China’s oil demand came in stronger than initially expected in June with 0.49 mb/d growth y-o-y, which was higher than the average oil demand growth in 2014 of around 0.40 mb/d. Total consumption reached 10.90 mb/d, according to the Secretariat’s calculations.
Oil demand growth was mostly determined by increasing LPG usage in the petrochemical industry and gasoline in the transportation sector, with both growing by more than 13% and 8% y-o-y, respectively. LPG demand growth continued its anticipated gains, recording an increase of around 0.14 mb/d y-o-y, taking total consumption to approximately 1.2 mb/d. It was supported by a number of startups and ramp-up operations in a number of propane dehydrogenations plants (PDH) around the country.
Gasoline demand was higher in June compared with last year, rising by 0.21 mb/d y-o-y. According to statistics and analysis of the China Association of Automobile Manufacturers (CAAM), passenger car sales registered a decline of more than 3% y-o-y for the first time in the past couple of years. However, a strong rise in SUV sales, increasing by more than 38% compared with the same period last year, eased some of the downward pressure on car sales data. Diesel oil demand was also higher by around 0.17 mb/d, which equated to 5% y-o-y, as investment in infrastructure projects gave support to products’ growth.
Jet/kero demand fell for the first month since the beginning of 2015 by around 60 tb/d or more than 9% y-o-y, with total demand at around 0.57 mb/d. This fall is much in line with the recent slowdown in travel activities as Chinese authorities announced the first patient diagnosed with MERS in June. Fuel oil demand increased by around 30 tb/d, more than 5% y-o-y, despite the fact, that teapot refiners limited their fuel oil intake due to the introduction of quotas system capping demand for fuel oil.
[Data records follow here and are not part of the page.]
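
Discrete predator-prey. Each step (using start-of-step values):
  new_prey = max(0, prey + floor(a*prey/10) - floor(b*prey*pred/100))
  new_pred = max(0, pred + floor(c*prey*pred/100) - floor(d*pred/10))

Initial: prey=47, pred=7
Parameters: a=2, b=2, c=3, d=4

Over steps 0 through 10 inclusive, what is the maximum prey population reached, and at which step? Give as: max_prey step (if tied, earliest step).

Step 1: prey: 47+9-6=50; pred: 7+9-2=14
Step 2: prey: 50+10-14=46; pred: 14+21-5=30
Step 3: prey: 46+9-27=28; pred: 30+41-12=59
Step 4: prey: 28+5-33=0; pred: 59+49-23=85
Step 5: prey: 0+0-0=0; pred: 85+0-34=51
Step 6: prey: 0+0-0=0; pred: 51+0-20=31
Step 7: prey: 0+0-0=0; pred: 31+0-12=19
Step 8: prey: 0+0-0=0; pred: 19+0-7=12
Step 9: prey: 0+0-0=0; pred: 12+0-4=8
Step 10: prey: 0+0-0=0; pred: 8+0-3=5
Max prey = 50 at step 1

Answer: 50 1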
For 2016, oil demand for the transportation and industrial sectors is projected to continue rising, along with passenger car sales. Slightly lower GDP growth compared with 2015, a continuation of fuel quality programs targeting fewer emissions, and the continuation of fuel substitution with natural gas and coal are factors to be watched. For 2015, China’s oil demand is anticipated to grow by around 0.36 mb/d, while the expectation for 2016 oil demand growth in China is in the range of 0.33 mb/d.